%pylab inline
Populating the interactive namespace from numpy and matplotlib
import webdataset as wds

Simple Examples of Reading Video with WebDataset

There are many different ways in which video can be used in deep learning. One of the more common ones is to break up large video sequences into fixed sized clips and load those clips into a time x channel x height x width tensor.

Breaking up large sequences into clips can be done on-the-fly or it can be done ahead of time. On-the-fly splitting of video is common but can be resource intensive, difficult to debug, and result in poor shuffling. WebDataset can be used with on-the-fly splitting, but when training on video clips with WebDataset, we generally prefer to split videos into clips ahead of time, shuffle the clips, and then just treat them as if they were regular samples. Splitting and shuffling of videos for WebDataset can be done with a small shell script and using FFMPEG; here is a notebook that illustrates this.

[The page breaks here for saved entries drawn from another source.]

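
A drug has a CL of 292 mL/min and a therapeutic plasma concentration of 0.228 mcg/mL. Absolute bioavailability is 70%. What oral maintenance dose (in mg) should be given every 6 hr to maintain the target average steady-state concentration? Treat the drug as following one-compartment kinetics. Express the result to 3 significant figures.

34.2 mg

Convert clearance: 292 mL/min × 60 min/h ÷ 1000 mL/L = 17.52 L/h
D = CL × Css × τ / F = 17.52 × 0.228 × 6 / 0.7 = 34.24 mg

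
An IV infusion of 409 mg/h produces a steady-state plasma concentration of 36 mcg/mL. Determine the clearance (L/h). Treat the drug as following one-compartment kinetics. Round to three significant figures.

11.4 L/h

At steady state, infusion rate = CL × Css, so CL = rate / Css.
CL = 409 / 36 = 11.36 L/h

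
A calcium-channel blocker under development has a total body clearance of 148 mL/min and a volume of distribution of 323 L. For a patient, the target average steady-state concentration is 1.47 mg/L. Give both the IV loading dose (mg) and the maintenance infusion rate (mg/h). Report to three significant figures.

Loading: fill Vd to C_target → 323.0 L × 1.47 mg/L = 474.8 mg
Convert clearance: 148 mL/min × 60 min/h ÷ 1000 mL/L = 8.880 L/h
Maintenance infusion rate = CL × Css = 8.880 × 1.47 = 13.05 mg/h

(a) 475 mg; (b) 13.1 mg/h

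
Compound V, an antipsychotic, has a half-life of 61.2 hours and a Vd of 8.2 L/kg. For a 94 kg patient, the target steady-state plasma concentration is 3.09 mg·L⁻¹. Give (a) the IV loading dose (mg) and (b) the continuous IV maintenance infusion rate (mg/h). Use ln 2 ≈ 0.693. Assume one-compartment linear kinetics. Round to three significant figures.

(a) 2380 mg; (b) 27.0 mg/h

Vd = 8.2 L/kg × 94 kg = 770.8 L
LD = Vd × C = 770.8 × 3.09 = 2382 mg
CL = 0.693 × Vd / t½ = 0.693 × 770.8 / 61.2 = 8.728 L/h
Infusion rate = CL × Css = 8.728 × 3.09 = 26.97 mg/h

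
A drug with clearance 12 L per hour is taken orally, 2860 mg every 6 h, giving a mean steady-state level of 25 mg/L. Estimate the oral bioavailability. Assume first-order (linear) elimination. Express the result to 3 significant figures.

F·D/τ = CL·Css at steady state → F = CL·Css·τ / D.
F = 12 × 25 × 6 / 2860 = 0.629

0.629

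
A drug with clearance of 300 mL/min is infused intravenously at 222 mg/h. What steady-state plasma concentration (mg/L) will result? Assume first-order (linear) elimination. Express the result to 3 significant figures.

CL = 300 mL/min = 300 × 0.06 = 18.00 L/h
Css = rate / CL = 222 / 18.00 = 12.33 mg/L

12.3 mg/L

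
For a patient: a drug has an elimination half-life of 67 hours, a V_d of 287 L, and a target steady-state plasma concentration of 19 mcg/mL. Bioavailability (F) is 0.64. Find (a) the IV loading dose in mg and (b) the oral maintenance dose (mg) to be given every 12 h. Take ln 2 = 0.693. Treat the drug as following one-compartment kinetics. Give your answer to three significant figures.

LD = Vd × C = 287.0 × 19 = 5453 mg
CL = 0.693 × Vd / t½ = 0.693 × 287.0 / 67 = 2.969 L/h
D = CL × Css × τ / F = 2.969 × 19 × 12 / 0.64 = 1058 mg

(a) 5450 mg; (b) 1060 mg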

We're going to look at two common sets of representing videos for deep learning:

  • each video clip is stored in a video format like .mp4
  • each video clip is represented as a sequence of frames, stored as separate images

There are a couple of video datasets you can experiment with, stored in Google Cloud:

  • gs://nvdata-fallingthings contains the Falling Things dataset from NVIDIA; this uses separate image storage; you can find here...
    • the original dataset (fat.zip)
    • the original dataset split into shards, with one shard per sequence and one sample per frame
    • the frames of the original dataset in shuffled order; this is useful for training segmentation and stereo algorithms, but not motion
    • a derived dataset containing shuffled samples each representing three consecutive frames; this is useful for learning optical flow and motion segmentation
  • gs://nvdata-ytsamples contains a small subset of the videos from Google's YouTube8m dataset
    • this just contains 10 shards of 1Gbyte size each with short .mp4 clips

When using WebDataset, it is common to create many derived datasets, rather than performing complex transformations on the fly on a single master dataset. That's because creating derived datasets is easy and fast, and because separating augmentation/transformation from deep learning also tends to be easier to manage.

This may seem less efficient at first glance, but it is actually usually also more cost effective, since adding rotational drives for extra storage is cheaper than adding extra CPU and I/O performance necessary for on-the-fly augmentation.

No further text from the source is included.